The government has hedged most of its oil-related revenues and has announced spending cuts to keep the fiscal deficit in check. A fiscal reform launched in 2013 is expected to reduce the dependence on oil as a source of fiscal revenue.
Mexico's close ties to the US, strong fundamentals and the lion's share of exports - about 80% - being driven by manufacturing, set the stage for growth despite China worries and low commodity prices.
The second quarter saw a slight pick-up in growth of 2.2% y/y, but weaker-than-expected growth in the US and decreasing oil production continue to hold industrial production down. Domestic demand should start to pick up in 2016, as declining unemployment, firm job creation, solid remittance growth, low inflation and steady credit growth create a favourable basis for private consumption.
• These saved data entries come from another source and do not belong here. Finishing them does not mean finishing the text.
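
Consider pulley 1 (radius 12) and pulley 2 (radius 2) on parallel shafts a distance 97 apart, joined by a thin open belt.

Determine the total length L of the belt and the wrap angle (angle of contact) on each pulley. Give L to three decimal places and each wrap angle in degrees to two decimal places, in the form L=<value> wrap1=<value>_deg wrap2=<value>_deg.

open belt: β = asin((r2−r1)/C) = asin(-10/97) = -5.9173°
wrap1 = π − 2β = 191.8346°
wrap2 = π + 2β = 168.1654°
tangent length = C·cosβ = 96.4832
L = r1·wrap1 + r2·wrap2 + 2·C·cosβ = 12·3.3481 + 2·2.9350 + 2·96.4832 = 239.0141

L=239.014 wrap1=191.83_deg wrap2=168.17_deg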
However, confidence is weak and remains a major obstacle to a take-off in domestic demand.
Improving public security and strengthening institutions will thus be important to sustain investment, increase competitiveness and ensure long-term growth.
"We expect growth of around 2.5% in 2015 and 2016, up to 3.0% in 2017, as the benefits from the reforms start to materialise. A weaker MXN, a pick-up in US economic activity and progress in domestic demand will be the drivers. Downside risks to growth stem from weaker-than-expected US industrial production, an additional drop in oil prices and a failure of confidence indicators to pick up", says Nordea Bank.